Notes on a Remarkable Finding from Finland
I recently came across a paper by Ursina Schaede and Ville Mankki that contains a fascinating empirical finding with major implications for the way in which we think about meritocracy.
The paper examines the long run effects on students of a change in the manner in which their teachers were selected into a graduate program. Finland is well known for having an extremely effective school system, in part because primary teacher education has been “exclusively taught as a research-oriented, five year masters’ degree at universities” since the 1970s. These programs are in very high demand among applicants, with acceptance rates of about 10 percent. The admissions process has a first stage based largely on scores on a high school matriculation exam, followed by a second stage involving interviews and the evaluation of live teaching. Candidates are ranked again at the end of the process, and those at the top are taken until capacity is filled.
For a number of years, acceptance into the second stage was based on a quota, ensuring that at least 40 percent of students making it through the first stage of evaluation were male. Although this did not place any constraint on second stage outcomes, it turned out that the entering classes (and hence several cohorts of trained teachers) did not differ much in gender composition from those making it through the first stage. The quota was abolished in 1989, leaving first stage outcomes unconstrained. The first post-quota cohort thus graduated in 1994.
The paper examines the causal effects of this change on the long run outcomes for students. Identification is facilitated by variations across municipalities in the age distribution of teachers at the time of quota removal, coupled with mandatory retirement at age 60. This means that students were differentially exposed to the newer post-quota cohorts, which had a different gender composition (fewer males) and a different distribution of scores on the matriculation exam (higher scores on average).
The authors find that students differentially exposed to the quota-constrained cohorts of teachers ended up with better educational attainment and labor force participation at age 25. In other words, removal of the quota led to a decline in student performance. While this finding is interesting in its own right, even more interesting are the mechanisms that the authors rule out, and the one that they eventually accept.
Could the effect be arising through a role model channel, with particular benefit for boys? No, the authors find “no evidence for boys’ educational attainment being more affected from exposure to male quota teachers relative to girls,” and none of their “main effects differ systematically or significantly by pupil gender.”

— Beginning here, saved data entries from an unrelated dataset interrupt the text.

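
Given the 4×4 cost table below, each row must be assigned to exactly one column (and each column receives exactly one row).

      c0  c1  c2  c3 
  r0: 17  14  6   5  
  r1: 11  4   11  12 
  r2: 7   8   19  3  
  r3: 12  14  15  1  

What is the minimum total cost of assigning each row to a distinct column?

optimal assignment: row0→col2 (cost 6), row1→col1 (cost 4), row2→col0 (cost 7), row3→col3 (cost 1)
total = 6 + 4 + 7 + 1 = 18

Minimum assignment cost: 18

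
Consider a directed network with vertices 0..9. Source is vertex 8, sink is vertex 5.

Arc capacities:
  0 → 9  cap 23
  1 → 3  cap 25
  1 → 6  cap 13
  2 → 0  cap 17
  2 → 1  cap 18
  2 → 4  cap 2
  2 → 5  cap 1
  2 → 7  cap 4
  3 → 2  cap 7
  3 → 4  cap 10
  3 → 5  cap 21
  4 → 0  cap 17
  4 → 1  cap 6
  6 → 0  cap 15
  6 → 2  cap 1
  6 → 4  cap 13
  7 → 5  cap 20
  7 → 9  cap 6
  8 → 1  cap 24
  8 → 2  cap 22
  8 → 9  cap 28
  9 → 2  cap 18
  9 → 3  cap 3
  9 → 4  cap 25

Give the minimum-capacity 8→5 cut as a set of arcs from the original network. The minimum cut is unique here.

augment #1: 8→2→5 push 1
augment #2: 8→1→3→5 push 21
augment #3: 8→2→7→5 push 4
max flow = 26; residual-reachable set from 8 gives S-side
cut edges (S→T): {(2,5), (2,7), (3,5)} total cap 26

Min-cut arcs: {(2,5), (2,7), (3,5)} (total capacity 26)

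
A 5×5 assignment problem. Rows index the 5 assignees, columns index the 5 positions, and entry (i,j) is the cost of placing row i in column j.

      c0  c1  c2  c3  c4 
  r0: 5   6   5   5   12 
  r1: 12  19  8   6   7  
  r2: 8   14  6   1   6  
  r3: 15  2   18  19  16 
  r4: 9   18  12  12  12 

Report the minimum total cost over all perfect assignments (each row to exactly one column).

Minimum assignment cost: 24

optimal assignment: row0→col2 (cost 5), row1→col4 (cost 7), row2→col3 (cost 1), row3→col1 (cost 2), row4→col0 (cost 9)
total = 5 + 7 + 1 + 2 + 9 = 24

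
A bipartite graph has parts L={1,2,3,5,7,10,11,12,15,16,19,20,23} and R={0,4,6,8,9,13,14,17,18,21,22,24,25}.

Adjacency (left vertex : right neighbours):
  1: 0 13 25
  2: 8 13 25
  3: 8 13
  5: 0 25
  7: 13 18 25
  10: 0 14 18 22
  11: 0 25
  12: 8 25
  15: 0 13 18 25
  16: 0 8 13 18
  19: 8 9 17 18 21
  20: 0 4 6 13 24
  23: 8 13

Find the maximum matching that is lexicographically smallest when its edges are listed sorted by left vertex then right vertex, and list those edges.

|M| = 8 (so the lex-smallest maximum matching has 8 edges)
process left vertices in ascending order; for each, take the smallest-labelled available neighbour that still permits 8 edges overall, or leave it unmatched if none does
lex-smallest matching: {1-0, 2-8, 3-13, 5-25, 7-18, 10-14, 19-9, 20-4}

Lex-smallest maximum matching: {(1,0), (2,8), (3,13), (5,25), (7,18), (10,14), (19,9), (20,4)}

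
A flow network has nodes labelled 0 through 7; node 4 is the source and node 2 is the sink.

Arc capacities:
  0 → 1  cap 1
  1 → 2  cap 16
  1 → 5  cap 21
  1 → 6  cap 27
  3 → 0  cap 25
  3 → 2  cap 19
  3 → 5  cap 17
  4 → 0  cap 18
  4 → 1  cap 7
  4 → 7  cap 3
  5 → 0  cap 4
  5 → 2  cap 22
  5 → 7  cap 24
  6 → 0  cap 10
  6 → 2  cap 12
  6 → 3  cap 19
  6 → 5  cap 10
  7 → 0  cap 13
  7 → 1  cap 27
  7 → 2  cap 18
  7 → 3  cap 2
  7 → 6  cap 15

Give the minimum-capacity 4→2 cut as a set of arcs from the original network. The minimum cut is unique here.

Min-cut arcs: {(0,1), (4,1), (4,7)} (total capacity 11)

augment #1: 4→1→2 push 7
augment #2: 4→7→2 push 3
augment #3: 4→0→1→2 push 1
max flow = 11; residual-reachable set from 4 gives S-side
cut edges (S→T): {(0,1), (4,1), (4,7)} total cap 11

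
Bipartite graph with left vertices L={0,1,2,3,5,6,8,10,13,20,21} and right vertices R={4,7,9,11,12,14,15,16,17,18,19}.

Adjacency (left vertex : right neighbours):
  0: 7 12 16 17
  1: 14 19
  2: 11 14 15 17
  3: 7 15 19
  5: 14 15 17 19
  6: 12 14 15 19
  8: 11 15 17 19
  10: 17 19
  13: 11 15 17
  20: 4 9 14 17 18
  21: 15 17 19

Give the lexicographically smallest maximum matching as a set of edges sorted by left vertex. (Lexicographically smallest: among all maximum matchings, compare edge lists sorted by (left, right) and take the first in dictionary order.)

|M| = 9 (so the lex-smallest maximum matching has 9 edges)
process left vertices in ascending order; for each, take the smallest-labelled available neighbour that still permits 9 edges overall, or leave it unmatched if none does
lex-smallest matching: {0-16, 1-14, 2-11, 3-7, 5-15, 6-12, 8-17, 10-19, 20-4}

Lex-smallest maximum matching: {(0,16), (1,14), (2,11), (3,7), (5,15), (6,12), (8,17), (10,19), (20,4)}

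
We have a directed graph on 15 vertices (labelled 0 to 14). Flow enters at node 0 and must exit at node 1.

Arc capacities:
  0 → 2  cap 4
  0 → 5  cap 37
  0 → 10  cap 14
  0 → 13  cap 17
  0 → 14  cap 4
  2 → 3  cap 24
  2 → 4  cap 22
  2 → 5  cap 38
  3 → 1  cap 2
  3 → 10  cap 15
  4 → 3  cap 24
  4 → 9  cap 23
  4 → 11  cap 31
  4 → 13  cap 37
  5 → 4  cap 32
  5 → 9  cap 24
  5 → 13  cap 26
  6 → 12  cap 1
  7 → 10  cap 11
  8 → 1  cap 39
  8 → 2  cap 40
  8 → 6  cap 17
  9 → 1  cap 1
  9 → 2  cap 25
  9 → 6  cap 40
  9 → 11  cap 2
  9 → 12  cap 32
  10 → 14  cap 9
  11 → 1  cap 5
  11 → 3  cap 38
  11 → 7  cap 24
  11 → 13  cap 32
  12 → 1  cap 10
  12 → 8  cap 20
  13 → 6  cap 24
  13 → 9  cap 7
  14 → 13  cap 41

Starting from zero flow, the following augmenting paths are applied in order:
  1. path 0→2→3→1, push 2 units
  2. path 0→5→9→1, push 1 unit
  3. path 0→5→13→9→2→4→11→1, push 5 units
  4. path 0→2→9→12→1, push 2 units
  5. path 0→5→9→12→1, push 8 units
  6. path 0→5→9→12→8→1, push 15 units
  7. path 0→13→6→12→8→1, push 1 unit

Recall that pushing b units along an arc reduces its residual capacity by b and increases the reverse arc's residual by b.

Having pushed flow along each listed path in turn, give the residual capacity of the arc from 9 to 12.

Residual capacity of (9,12): 7

after path 1 (0→2→3→1, push 2): res(9,12)=32
after path 2 (0→5→9→1, push 1): res(9,12)=32
after path 3 (0→5→13→9→2→4→11→1, push 5): res(9,12)=32
after path 4 (0→2→9→12→1, push 2): res(9,12)=30
after path 5 (0→5→9→12→1, push 8): res(9,12)=22
after path 6 (0→5→9→12→8→1, push 15): res(9,12)=7
after path 7 (0→13→6→12→8→1, push 1): res(9,12)=7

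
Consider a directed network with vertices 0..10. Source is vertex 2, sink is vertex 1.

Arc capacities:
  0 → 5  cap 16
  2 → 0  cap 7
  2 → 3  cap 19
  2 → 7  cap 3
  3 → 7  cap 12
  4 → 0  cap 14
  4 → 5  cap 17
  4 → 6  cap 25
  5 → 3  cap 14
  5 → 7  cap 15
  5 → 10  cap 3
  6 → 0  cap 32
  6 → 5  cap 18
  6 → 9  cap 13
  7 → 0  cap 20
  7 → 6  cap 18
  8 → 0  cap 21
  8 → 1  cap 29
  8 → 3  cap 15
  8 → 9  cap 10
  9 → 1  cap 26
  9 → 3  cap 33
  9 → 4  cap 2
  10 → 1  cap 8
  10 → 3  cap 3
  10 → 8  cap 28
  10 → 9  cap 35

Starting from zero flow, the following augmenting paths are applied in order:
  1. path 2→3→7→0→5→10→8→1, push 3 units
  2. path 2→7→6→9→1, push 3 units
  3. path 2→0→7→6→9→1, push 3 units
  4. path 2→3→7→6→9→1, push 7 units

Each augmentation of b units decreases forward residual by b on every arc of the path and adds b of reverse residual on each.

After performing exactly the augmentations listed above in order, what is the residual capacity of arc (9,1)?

Residual capacity of (9,1): 13

after path 1 (2→3→7→0→5→10→8→1, push 3): res(9,1)=26
after path 2 (2→7→6→9→1, push 3): res(9,1)=23
after path 3 (2→0→7→6→9→1, push 3): res(9,1)=20
after path 4 (2→3→7→6→9→1, push 7): res(9,1)=13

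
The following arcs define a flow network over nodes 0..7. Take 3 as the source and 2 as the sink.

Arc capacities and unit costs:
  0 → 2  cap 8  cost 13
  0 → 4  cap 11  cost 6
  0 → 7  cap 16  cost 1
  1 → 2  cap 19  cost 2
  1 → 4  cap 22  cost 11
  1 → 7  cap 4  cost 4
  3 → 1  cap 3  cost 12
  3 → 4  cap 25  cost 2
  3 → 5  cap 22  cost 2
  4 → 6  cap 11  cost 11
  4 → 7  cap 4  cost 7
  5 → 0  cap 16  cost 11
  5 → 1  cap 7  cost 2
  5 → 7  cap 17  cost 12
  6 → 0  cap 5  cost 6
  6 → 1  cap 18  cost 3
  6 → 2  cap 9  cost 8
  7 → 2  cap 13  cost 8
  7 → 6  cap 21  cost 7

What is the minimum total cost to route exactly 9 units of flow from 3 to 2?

shortest-cost path #1: 3→5→1→2 push 7 @ unit cost 6 (adds 42)
shortest-cost path #2: 3→1→2 push 2 @ unit cost 14 (adds 28)
total cost = 70

Minimum cost for 9 units: 70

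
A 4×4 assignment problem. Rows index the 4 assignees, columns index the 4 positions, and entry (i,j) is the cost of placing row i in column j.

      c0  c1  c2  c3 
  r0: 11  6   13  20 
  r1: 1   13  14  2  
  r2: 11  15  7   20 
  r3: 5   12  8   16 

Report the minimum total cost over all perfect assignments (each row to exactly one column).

Minimum assignment cost: 20

optimal assignment: row0→col1 (cost 6), row1→col3 (cost 2), row2→col2 (cost 7), row3→col0 (cost 5)
total = 6 + 2 + 7 + 5 = 20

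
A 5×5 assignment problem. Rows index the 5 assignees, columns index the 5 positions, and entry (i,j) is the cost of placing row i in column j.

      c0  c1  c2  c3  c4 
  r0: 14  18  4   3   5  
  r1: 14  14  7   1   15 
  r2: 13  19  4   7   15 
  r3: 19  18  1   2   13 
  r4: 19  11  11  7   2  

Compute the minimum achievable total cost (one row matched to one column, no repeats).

Minimum assignment cost: 31

optimal assignment: row0→col4 (cost 5), row1→col3 (cost 1), row2→col0 (cost 13), row3→col2 (cost 1), row4→col1 (cost 11)
total = 5 + 1 + 13 + 1 + 11 = 31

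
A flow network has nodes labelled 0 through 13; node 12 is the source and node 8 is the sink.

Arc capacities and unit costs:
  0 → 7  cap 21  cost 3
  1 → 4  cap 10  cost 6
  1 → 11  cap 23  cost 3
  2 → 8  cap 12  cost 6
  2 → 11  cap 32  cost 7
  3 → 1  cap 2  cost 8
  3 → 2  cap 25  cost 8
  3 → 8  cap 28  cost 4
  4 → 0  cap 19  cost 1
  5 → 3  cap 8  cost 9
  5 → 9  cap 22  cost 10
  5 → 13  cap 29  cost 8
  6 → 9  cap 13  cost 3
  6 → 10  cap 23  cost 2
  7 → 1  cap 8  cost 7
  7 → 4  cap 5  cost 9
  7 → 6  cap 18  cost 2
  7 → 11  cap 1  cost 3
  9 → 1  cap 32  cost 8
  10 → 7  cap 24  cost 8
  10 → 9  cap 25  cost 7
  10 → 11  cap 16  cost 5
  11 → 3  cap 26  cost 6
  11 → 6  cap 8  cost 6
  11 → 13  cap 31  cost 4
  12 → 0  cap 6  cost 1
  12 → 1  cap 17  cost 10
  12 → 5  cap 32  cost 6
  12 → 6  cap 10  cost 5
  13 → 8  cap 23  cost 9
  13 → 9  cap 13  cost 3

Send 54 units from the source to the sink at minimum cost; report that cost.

shortest-cost path #1: 12→0→7→11→3→8 push 1 @ unit cost 17 (adds 17)
shortest-cost path #2: 12→5→3→8 push 8 @ unit cost 19 (adds 152)
shortest-cost path #3: 12→6→10→11→3→8 push 10 @ unit cost 22 (adds 220)
shortest-cost path #4: 12→5→13→8 push 23 @ unit cost 23 (adds 529)
shortest-cost path #5: 12→1→11→3→8 push 9 @ unit cost 23 (adds 207)
shortest-cost path #6: 12→1→11→3→2→8 push 3 @ unit cost 33 (adds 99)
total cost = 1224

Minimum cost for 54 units: 1224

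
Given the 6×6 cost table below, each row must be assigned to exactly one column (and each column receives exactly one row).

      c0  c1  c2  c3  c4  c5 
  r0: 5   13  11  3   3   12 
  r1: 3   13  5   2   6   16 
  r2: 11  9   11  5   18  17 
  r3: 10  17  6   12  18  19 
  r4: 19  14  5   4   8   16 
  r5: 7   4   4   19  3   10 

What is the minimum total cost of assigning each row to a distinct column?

Minimum assignment cost: 35

optimal assignment: row0→col4 (cost 3), row1→col0 (cost 3), row2→col1 (cost 9), row3→col2 (cost 6), row4→col3 (cost 4), row5→col5 (cost 10)
total = 3 + 3 + 9 + 6 + 4 + 10 = 35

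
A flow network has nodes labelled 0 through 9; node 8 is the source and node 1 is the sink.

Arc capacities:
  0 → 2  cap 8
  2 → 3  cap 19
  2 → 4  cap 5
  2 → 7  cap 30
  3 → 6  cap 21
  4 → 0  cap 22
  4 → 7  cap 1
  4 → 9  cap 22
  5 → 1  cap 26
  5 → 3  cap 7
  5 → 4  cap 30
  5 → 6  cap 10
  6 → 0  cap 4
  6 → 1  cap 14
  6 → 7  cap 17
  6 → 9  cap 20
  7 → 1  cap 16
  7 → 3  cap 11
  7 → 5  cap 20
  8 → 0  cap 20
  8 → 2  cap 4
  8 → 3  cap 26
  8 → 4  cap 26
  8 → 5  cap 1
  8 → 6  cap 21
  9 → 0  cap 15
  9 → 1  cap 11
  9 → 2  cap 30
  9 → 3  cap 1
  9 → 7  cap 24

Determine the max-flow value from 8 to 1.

Maximum flow value: 62

augment #1: 8→5→1 bottleneck 1, total now 1
augment #2: 8→6→1 bottleneck 14, total now 15
augment #3: 8→2→7→1 bottleneck 4, total now 19
augment #4: 8→4→7→1 bottleneck 1, total now 20
augment #5: 8→4→9→1 bottleneck 11, total now 31
augment #6: 8→6→7→1 bottleneck 7, total now 38
augment #7: 8→0→2→7→1 bottleneck 4, total now 42
augment #8: 8→0→2→7→5→1 bottleneck 4, total now 46
augment #9: 8→3→6→7→5→1 bottleneck 10, total now 56
augment #10: 8→4→9→7→5→1 bottleneck 6, total now 62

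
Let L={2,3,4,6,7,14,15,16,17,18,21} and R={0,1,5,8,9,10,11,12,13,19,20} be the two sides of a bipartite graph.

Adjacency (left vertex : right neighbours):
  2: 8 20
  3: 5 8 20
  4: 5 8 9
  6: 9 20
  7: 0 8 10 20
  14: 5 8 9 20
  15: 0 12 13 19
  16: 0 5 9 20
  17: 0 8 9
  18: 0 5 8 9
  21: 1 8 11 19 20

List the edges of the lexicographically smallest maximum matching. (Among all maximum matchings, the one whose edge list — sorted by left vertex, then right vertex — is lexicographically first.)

|M| = 8 (so the lex-smallest maximum matching has 8 edges)
process left vertices in ascending order; for each, take the smallest-labelled available neighbour that still permits 8 edges overall, or leave it unmatched if none does
lex-smallest matching: {2-8, 3-5, 4-9, 6-20, 7-10, 15-12, 16-0, 21-1}

Lex-smallest maximum matching: {(2,8), (3,5), (4,9), (6,20), (7,10), (15,12), (16,0), (21,1)}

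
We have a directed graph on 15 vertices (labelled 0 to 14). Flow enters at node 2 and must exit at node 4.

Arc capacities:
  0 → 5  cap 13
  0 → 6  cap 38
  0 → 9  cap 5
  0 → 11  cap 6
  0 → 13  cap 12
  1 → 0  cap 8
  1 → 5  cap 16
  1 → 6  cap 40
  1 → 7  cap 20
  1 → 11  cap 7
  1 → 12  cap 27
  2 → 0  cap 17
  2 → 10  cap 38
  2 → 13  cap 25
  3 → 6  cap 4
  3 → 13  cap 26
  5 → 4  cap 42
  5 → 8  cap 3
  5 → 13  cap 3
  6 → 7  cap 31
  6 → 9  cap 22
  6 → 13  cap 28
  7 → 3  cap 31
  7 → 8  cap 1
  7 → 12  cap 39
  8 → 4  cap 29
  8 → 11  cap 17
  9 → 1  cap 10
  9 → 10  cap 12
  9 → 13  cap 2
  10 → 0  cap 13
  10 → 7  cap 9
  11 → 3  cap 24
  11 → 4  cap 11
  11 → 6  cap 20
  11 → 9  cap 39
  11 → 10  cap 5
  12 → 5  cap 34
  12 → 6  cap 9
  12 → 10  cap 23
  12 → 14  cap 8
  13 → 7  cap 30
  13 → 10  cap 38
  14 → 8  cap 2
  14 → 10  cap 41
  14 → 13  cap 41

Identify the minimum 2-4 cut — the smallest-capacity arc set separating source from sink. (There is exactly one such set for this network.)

Min-cut arcs: {(5,4), (5,8), (7,8), (11,4), (14,8)} (total capacity 59)

augment #1: 2→0→5→4 push 13
augment #2: 2→0→11→4 push 4
augment #3: 2→10→0→11→4 push 2
augment #4: 2→10→7→8→4 push 1
augment #5: 2→10→7→12→5→4 push 8
augment #6: 2→13→7→12→5→4 push 21
augment #7: 2→10→0→9→1→11→4 push 5
augment #8: 2→13→7→12→5→8→4 push 3
augment #9: 2→13→7→12→14→8→4 push 1
augment #10: 2→10→0→6→7→12→14→8→4 push 1
max flow = 59; residual-reachable set from 2 gives S-side
cut edges (S→T): {(5,4), (5,8), (7,8), (11,4), (14,8)} total cap 59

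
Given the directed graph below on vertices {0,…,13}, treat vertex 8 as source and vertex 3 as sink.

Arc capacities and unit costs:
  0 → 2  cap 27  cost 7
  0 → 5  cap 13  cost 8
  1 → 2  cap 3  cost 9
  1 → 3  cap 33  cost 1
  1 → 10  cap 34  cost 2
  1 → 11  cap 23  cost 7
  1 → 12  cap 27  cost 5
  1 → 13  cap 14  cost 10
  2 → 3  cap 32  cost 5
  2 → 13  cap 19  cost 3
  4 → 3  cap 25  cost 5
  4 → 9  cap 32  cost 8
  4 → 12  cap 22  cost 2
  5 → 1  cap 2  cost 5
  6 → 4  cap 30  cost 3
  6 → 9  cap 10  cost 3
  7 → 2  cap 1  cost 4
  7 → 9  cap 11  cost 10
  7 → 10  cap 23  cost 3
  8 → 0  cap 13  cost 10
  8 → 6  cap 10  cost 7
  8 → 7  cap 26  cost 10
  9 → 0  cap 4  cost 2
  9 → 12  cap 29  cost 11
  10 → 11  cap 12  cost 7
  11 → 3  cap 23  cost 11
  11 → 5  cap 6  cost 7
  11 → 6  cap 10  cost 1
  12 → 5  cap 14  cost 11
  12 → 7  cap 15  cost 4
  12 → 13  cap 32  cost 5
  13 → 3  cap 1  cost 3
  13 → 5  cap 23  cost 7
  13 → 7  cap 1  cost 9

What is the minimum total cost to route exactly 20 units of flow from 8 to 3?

shortest-cost path #1: 8→6→4→3 push 10 @ unit cost 15 (adds 150)
shortest-cost path #2: 8→7→2→3 push 1 @ unit cost 19 (adds 19)
shortest-cost path #3: 8→0→2→3 push 9 @ unit cost 22 (adds 198)
total cost = 367

Minimum cost for 20 units: 367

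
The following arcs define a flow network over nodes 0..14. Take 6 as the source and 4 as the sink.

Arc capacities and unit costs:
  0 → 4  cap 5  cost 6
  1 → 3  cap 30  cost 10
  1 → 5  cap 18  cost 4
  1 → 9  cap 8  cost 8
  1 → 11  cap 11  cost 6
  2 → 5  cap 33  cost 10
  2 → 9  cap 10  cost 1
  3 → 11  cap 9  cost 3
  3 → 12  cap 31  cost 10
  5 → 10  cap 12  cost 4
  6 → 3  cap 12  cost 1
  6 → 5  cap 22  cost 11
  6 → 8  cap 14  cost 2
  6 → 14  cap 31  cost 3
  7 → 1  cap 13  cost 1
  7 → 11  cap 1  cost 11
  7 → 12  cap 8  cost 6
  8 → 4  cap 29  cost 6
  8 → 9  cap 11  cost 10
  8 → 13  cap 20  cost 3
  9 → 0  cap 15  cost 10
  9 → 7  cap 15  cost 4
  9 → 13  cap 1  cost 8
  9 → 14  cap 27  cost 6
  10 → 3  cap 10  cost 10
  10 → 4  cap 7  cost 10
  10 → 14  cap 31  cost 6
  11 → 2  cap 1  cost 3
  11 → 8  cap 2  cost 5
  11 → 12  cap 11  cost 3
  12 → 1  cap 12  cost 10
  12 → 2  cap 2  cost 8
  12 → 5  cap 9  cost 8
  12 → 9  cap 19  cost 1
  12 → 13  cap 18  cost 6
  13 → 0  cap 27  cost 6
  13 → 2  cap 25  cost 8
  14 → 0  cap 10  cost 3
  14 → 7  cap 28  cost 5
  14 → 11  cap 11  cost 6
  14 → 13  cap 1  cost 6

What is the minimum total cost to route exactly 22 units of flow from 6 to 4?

shortest-cost path #1: 6→8→4 push 14 @ unit cost 8 (adds 112)
shortest-cost path #2: 6→14→0→4 push 5 @ unit cost 12 (adds 60)
shortest-cost path #3: 6→3→11→8→4 push 2 @ unit cost 15 (adds 30)
shortest-cost path #4: 6→5→10→4 push 1 @ unit cost 25 (adds 25)
total cost = 227

Minimum cost for 22 units: 227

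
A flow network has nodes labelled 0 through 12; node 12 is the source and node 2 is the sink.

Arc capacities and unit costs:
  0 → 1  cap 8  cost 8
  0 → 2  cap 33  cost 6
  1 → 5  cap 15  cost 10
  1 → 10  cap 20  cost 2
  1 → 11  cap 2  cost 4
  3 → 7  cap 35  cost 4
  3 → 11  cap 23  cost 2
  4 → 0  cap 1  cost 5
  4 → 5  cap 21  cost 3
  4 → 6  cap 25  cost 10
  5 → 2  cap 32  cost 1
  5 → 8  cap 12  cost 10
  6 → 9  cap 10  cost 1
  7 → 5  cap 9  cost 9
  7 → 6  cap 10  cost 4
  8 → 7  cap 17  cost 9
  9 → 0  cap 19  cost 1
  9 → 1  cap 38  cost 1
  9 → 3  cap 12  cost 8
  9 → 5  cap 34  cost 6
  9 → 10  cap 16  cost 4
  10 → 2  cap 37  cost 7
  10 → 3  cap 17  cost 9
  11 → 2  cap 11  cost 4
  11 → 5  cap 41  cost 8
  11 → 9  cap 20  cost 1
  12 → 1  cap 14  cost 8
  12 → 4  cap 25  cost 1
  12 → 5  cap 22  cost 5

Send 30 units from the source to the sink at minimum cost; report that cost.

shortest-cost path #1: 12→4→5→2 push 21 @ unit cost 5 (adds 105)
shortest-cost path #2: 12→5→2 push 9 @ unit cost 6 (adds 54)
total cost = 159

Minimum cost for 30 units: 159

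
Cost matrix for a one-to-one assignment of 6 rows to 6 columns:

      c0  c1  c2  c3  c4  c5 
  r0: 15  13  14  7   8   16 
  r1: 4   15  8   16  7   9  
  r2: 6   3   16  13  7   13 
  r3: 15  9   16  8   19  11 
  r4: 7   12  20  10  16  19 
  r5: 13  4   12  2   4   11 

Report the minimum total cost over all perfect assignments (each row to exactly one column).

optimal assignment: row0→col4 (cost 8), row1→col2 (cost 8), row2→col1 (cost 3), row3→col5 (cost 11), row4→col0 (cost 7), row5→col3 (cost 2)
total = 8 + 8 + 3 + 11 + 7 + 2 = 39

Minimum assignment cost: 39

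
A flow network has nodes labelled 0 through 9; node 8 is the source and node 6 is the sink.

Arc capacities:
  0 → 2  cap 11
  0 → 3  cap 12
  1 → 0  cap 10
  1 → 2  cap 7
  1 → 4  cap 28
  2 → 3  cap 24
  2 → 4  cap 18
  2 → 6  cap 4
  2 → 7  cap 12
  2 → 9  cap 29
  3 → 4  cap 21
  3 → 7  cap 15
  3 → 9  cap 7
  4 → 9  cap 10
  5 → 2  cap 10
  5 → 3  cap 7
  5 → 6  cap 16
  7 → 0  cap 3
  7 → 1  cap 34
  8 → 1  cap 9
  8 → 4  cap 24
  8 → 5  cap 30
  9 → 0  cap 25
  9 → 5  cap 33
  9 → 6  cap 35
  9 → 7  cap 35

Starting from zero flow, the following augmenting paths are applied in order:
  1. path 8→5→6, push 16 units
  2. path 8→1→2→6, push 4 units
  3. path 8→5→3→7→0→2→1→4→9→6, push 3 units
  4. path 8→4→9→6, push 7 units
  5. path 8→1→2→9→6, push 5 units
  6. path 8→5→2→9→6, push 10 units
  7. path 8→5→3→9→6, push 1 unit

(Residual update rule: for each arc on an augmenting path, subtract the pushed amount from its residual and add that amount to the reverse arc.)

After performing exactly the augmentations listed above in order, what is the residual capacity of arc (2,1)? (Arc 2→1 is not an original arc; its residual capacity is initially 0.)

Residual capacity of (2,1): 6

after path 1 (8→5→6, push 16): res(2,1)=0
after path 2 (8→1→2→6, push 4): res(2,1)=4
after path 3 (8→5→3→7→0→2→1→4→9→6, push 3): res(2,1)=1
after path 4 (8→4→9→6, push 7): res(2,1)=1
after path 5 (8→1→2→9→6, push 5): res(2,1)=6
after path 6 (8→5→2→9→6, push 10): res(2,1)=6
after path 7 (8→5→3→9→6, push 1): res(2,1)=6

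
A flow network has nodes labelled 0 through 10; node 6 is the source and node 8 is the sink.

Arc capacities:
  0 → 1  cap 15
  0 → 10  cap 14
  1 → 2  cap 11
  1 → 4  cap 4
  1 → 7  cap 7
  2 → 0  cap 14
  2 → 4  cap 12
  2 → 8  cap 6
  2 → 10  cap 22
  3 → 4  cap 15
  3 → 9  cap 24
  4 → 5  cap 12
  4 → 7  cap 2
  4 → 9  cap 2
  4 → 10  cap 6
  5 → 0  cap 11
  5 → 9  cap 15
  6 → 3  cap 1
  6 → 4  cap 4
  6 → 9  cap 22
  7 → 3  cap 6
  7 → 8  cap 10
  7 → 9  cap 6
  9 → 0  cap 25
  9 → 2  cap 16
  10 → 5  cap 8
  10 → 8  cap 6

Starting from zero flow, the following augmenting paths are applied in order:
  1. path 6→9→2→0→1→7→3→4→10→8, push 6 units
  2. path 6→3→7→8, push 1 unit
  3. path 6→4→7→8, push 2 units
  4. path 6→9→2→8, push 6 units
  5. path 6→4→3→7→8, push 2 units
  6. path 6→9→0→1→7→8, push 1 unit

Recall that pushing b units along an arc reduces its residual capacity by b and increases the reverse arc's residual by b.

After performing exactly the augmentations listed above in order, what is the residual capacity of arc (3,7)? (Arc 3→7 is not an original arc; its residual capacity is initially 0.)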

Could it be that male and female teachers bring different benefits to the table, with the whole being greater than the sum of its parts? This would be a benefit from diversity. The authors cannot rule this out entirely (the estimates are too noisy) but they do find that “the benefits of adding an additional male teacher are similar in magnitude between places with few male teachers and places where the share of men among colleagues is already high.”
What, then, do the authors think is driving their results? They argue that the evidence “is consistent with male quota teachers contributing positive qualities to the school environment that are not sufficiently captured by the selection criterion in absence of the quota.”
It is important to be clear about this, because the finding can be so easily misunderstood. It is not that the quota teachers proved effective because they were male. It is that the distributions of important characteristics (unmeasured by scores) were not identical across male and female applicant pools. The quota was picking up individuals with these characteristics by proxy. It is the characteristics that mattered for students, not the gender of the teacher.
For example, male teachers in the data were “slightly more likely to come from rural areas and to live in their region and municipality of birth when compared to female teachers.” So a quota that favored rural applicants or those who had not moved from their municipality of birth could have had similar effects. In fact, this helps explain the mechanism—if rural applicants have fewer resources on average, they will have higher ability conditional on any given score than applicants from more resource-rich urban environments.
In fact, it is extremely likely that even within a given applicant group (men or women), the conditional distribution of these other valuable characteristics is not independent of score. There may be a particular range of scores at which these other characteristics happen to be especially abundant. In this case a policy that optimizes benefits for students may not even be monotonic within group—some people with higher scores would be skipped over in favor of those with somewhat lower scores.
This possibility is discussed at length in a recent paper with Rohini Somanathan that I will present at a symposium at Yale next week. The event has been organized by Gerald Jaynes and Rohini Pande, and is open to all (with registration).
Of course, policies that are non-monotonic (within group) would give rise to incentive effects, and probably could not be sustained. But the conceptual point they raise is that the understanding of meritocracy in public discourse is terribly impoverished. If one were to design a truly meritocratic policy, it could well have features that resemble the pursuit of representation targets. Meritocratic policies will not, in general, involve the application of a common score threshold across all candidates.
I understand that Ursina is on the academic job market this year and that this is the paper she’ll be presenting. I think that the work will be influential, and I wish her luck.